Poster Presentation 14th International Biennial Conference on Metastasis Research 2012

The tumour-stroma microenvironment of late stage ovarian cancer in 3D (#192)

Jana Schulz 1 , Daniela Loessner , Jeremy Baldwin , Helen Irving-Rodgers , Anja Rockstroh , Melanie Lehman , Colleen Nelson , Viktor Magdolen , Dietmar W Hutmacher , Judith A Clements
  1. QUT, Kelvin Grove, QLD, Australia

Ovarian cancer is the most lethal of gynaecological diseases with most women diagnosed at an advanced stage when tumour cells have spread into the peritoneum. The tumour-associated stroma promotes cancer progression, yet the precise interactions between cancer cells and their stromal compartments are poorly defined. Cancer-associated proteases like kallikrein-related (KLK) peptidases initiate peritoneal invasion via proteolytic cascades, degradation of extracellular matrix (ECM) proteins and integrin signalling implicated in cell survival and proliferation. We discovered mediators of metastasis by employing a bioengineered 3D approach mimiking the tumour-stroma microenvironment of late stage ovarian cancer.
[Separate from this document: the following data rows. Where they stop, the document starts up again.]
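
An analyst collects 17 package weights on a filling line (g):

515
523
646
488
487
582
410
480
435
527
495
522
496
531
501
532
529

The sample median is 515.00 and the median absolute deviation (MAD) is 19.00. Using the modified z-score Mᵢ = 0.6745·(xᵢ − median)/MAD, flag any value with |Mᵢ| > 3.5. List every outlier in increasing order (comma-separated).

|Mᵢ| > 3.5 ⇔ |xᵢ − 515.00| > 3.5·19.00/0.6745 = 98.59.
So outliers lie outside [416.41, 613.59].
410: M = -3.73 → outlier.
646: M = 4.65 → outlier.

410, 646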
We established an integrated 3D co-culture model of ovarian cancer and stromal cells using imaging and proliferation analyses. In patients, ovarian cancer cells form multicellular spheroids that accumulate in the tumour fluid and attach to the stromal peritoneal layer. Replicating this interaction, spheroids were grown within biomimetic polyethylene glycol-based hydrogels that comprise ECM features due to incorporation of protease cleavage sites and integrin-binding motifs and layered onto electrospun-fabricated polycaprolactone meshes that allowed attachment of stromal cells representing the peritoneal lining. A whole human genome microarray was conducted to identify genes differentially regulated upon 3D co-culture and KLK expression. Genes were grouped by biological processes using Gene Ontology, and pathways mapped using Ingenuity.
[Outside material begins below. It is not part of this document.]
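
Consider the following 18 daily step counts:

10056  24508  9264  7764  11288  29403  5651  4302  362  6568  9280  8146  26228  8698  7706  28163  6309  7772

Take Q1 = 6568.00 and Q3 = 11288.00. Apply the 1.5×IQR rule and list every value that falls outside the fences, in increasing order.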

Spheroid growth was enhanced and more genes were differentially expressed upon 3D co-cultures and KLK expression. Regulation of biosynthesis and transcription were altered in cancer cells, while inflammatory and migratory responses changed in stromal cells after 3D co-culture. The prostaglandin-endoperoxide synthase 2 network, including fibroblast growth factor 2, fibroblast growth factor receptor 1 and vascular endothelial growth factor C, was upregulated in cancer cells upon 3D co-culture.
Using this integrated 3D approach, we unraveled pathways that may be crucial in the aetiology of ovarian cancer metastasis and highlight the role of tumour-stromal interactions in disease progression.